Military tacticians know this one well. How did you get through
the minefield? We walked around it ....


Regards,
Nick Maclaren.

 

[Robert Redelmeier]

Interrupt clashes?

Yes. A catch-all phrase for errors generated in normally
operational code due to the arrival/servicing of interrupt.
Often very timing dependant with small activation windows.

-- Robert

 

[Bernd Paysan]

Absolutely. Design the code, write the code. Next day, assume it was
written by an absolute moron and read it slowly, line by line, looking
for the bugs you know are there. Fix the comments and pagination, too.
That's the same methodology for designing hardware that works first
time.

Not really. You don't design hardware by just looking at the schematics. You
simulate. You do formal verification, where useful. Etc.

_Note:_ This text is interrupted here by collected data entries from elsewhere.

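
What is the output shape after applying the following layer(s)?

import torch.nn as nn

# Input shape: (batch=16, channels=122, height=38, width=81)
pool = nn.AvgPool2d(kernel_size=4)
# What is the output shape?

Input shape: (16, 122, 38, 81)
Output shape: (16, 122, 9, 20)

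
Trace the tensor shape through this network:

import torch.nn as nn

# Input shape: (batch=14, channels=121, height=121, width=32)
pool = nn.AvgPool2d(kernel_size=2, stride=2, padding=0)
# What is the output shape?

Input shape: (14, 121, 121, 32)
Output shape: (14, 121, 60, 16)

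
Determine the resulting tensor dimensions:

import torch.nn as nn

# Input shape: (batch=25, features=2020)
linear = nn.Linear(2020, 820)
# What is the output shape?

Input shape: (25, 2020)
Output shape: (25, 820)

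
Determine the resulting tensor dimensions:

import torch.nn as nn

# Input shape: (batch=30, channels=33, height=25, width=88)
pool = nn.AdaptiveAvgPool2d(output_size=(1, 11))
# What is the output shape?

Input shape: (30, 33, 25, 88)
Output shape: (30, 33, 1, 11)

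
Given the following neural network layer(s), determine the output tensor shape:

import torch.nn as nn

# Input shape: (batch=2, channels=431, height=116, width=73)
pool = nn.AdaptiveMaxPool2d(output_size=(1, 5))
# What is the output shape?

Input shape: (2, 431, 116, 73)
Output shape: (2, 431, 1, 5)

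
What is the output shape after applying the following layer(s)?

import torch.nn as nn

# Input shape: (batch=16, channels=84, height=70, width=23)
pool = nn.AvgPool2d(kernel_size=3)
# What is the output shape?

Input shape: (16, 84, 70, 23)
Output shape: (16, 84, 23, 7)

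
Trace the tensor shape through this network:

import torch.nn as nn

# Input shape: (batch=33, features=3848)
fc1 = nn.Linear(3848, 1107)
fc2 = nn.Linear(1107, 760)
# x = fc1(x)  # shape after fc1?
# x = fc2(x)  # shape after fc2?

Input shape: (33, 3848)
  -> after fc1: (33, 1107)
Output shape: (33, 760)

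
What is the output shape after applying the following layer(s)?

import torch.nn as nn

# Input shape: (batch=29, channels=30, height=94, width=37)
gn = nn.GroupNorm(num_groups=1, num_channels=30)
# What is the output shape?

Input shape: (29, 30, 94, 37)
Output shape: (29, 30, 94, 37)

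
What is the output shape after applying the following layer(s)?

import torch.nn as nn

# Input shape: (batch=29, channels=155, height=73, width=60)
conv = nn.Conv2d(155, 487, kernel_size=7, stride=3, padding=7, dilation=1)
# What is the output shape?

Input shape: (29, 155, 73, 60)
Output shape: (29, 487, 27, 23)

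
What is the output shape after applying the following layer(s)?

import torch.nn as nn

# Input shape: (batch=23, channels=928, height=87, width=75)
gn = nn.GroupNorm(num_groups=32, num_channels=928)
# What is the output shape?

Input shape: (23, 928, 87, 75)
Output shape: (23, 928, 87, 75)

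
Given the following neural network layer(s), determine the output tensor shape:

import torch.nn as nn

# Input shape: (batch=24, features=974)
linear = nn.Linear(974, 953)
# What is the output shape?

Input shape: (24, 974)
Output shape: (24, 953)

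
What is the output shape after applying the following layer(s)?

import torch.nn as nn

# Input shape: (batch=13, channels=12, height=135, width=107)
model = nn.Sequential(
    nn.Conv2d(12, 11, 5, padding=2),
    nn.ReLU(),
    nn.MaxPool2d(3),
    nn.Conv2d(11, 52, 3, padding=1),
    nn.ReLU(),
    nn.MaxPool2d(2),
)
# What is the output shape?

Input shape: (13, 12, 135, 107)
  -> after first Conv2d: (13, 11, 135, 107)
  -> after first MaxPool2d: (13, 11, 45, 35)
  -> after second Conv2d: (13, 52, 45, 35)
Output shape: (13, 52, 22, 17)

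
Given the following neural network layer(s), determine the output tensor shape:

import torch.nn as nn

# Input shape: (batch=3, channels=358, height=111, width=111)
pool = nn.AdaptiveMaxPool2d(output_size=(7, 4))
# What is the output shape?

Input shape: (3, 358, 111, 111)
Output shape: (3, 358, 7, 4)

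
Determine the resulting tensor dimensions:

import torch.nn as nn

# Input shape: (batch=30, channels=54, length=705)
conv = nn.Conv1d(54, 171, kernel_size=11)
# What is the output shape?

Input shape: (30, 54, 705)
Output shape: (30, 171, 695)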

We routinely design thousand-part 8-layer boards with 100+ MHz clocks,
uPs, BGA FPGAs, switching regs, 24-bit ADCs... and have the first
board work. Very complex ICs often work at first silicon. So why not
have the code work, too?

Because code is not simulated. You run it to check it. And usually, it's a
hell lot more code than what goes into a very complex IC. E.g. the last
more complex chip I did had about 25k LOC of Verilog inside (including
comments). It did work "right first time", which meant "a little workaround
here and there is sufficient for customer demonstration". We had about 20
bugs to fix, and one of the fixes introduced a new bug (which was easy to
workaround, too). The main problem with hardware bugs is lack of realtime
simulation - but FPGAs help quite a lot (and so we did - all that stuff
went through an FPGA to verify it).

Actually, hardware development - at least in the digital domain - is just
another way of writing software. It is not very complex software; 25kLOC is
not really large.

 

[Nobody]

Sigh, yes :-(

It's like the damn-fool rituals that insurance companies force on
householders. What is the point of extremely fancy locks, if the
whole door and frame is held in with just a few nails (as it is)?

It discourages burglars who don't like drawing attention to themselves.
Similar to window locks; a burglar *could* just smash the window and climb
through the hole, but it's not exactly stealthy.